The final day of Australian Open qualifying wrapped up on Wednesday in Doha and Dubai with 16 men and 16 women earning charter flight tickets to the Melbourne bubble.
One of the qualifiers is a familiar name, Rebecca Marino, a 30-year-old Canadian once ranked inside the Top 40.
Let's get caught up on her remarkable story:
Marino played her first professional event in 2005 and broke through in 2010, which is when she made her Grand Slam debut, at the US Open. She'd qualify and win a round before challenging Venus Williams in the second round, gaining global attention.

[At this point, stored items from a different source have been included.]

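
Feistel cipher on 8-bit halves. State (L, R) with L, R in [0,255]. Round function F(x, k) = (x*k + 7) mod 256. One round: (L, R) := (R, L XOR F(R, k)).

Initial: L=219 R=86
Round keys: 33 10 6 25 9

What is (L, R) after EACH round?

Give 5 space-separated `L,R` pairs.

Answer: 86,198 198,149 149,67 67,7 7,5

Derivation:
Round 1 (k=33): L=86 R=198
Round 2 (k=10): L=198 R=149
Round 3 (k=6): L=149 R=67
Round 4 (k=25): L=67 R=7
Round 5 (k=9): L=7 R=5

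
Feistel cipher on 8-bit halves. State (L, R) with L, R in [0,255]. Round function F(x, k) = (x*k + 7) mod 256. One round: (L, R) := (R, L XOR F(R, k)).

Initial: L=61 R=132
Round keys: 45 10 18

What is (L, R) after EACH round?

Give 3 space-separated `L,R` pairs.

Answer: 132,6 6,199 199,3

Derivation:
Round 1 (k=45): L=132 R=6
Round 2 (k=10): L=6 R=199
Round 3 (k=18): L=199 R=3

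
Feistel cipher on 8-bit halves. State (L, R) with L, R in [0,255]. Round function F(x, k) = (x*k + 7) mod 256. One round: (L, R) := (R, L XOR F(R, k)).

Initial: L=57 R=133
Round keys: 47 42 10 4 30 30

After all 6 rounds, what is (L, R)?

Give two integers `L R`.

Answer: 117 218

Derivation:
Round 1 (k=47): L=133 R=75
Round 2 (k=42): L=75 R=208
Round 3 (k=10): L=208 R=108
Round 4 (k=4): L=108 R=103
Round 5 (k=30): L=103 R=117
Round 6 (k=30): L=117 R=218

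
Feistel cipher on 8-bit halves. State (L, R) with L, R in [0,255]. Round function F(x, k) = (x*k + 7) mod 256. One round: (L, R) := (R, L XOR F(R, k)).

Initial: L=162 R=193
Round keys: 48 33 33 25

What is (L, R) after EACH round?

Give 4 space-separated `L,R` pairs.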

She made her Top 100 debut in January of 2011 and then skyrocketed up the rankings to No. 38 while appearing in her first WTA final, in Memphis.
Less than two years later in 2013, Marino left the tour at the tender age of 22 citing burnout and fatigue. Later, she would reveal she was diagnosed with depression and struggled with the social media abuse that comes with tennis fame. She returned home to British Columbia, signed up for college classes and joined the rowing team.
After her father Joseph was diagnosed with prostate cancer in 2017 (he would pass away in 2020), Marino took stock of her life and decided she wanted him to see her compete again. She'd win her first 19 matches back at the ITF level in 2018 and would appear in the Australian Open qualifying draw as well as Fed Cup in 2019.
A left foot injury (a plantar fascia tear) and the pandemic kept her off the court from summer 2019 through all of 2020. Her first match back since July 2019 was the qualifying event in Dubai this month. She'd beat Jaqueline Cristine, Viktoriya Tomova and Maryna Zanevska, all in straight sets.
Next month in Melbourne will mark the world No. 312's first Grand Slam main-draw appearance since the 2013 Australian Open.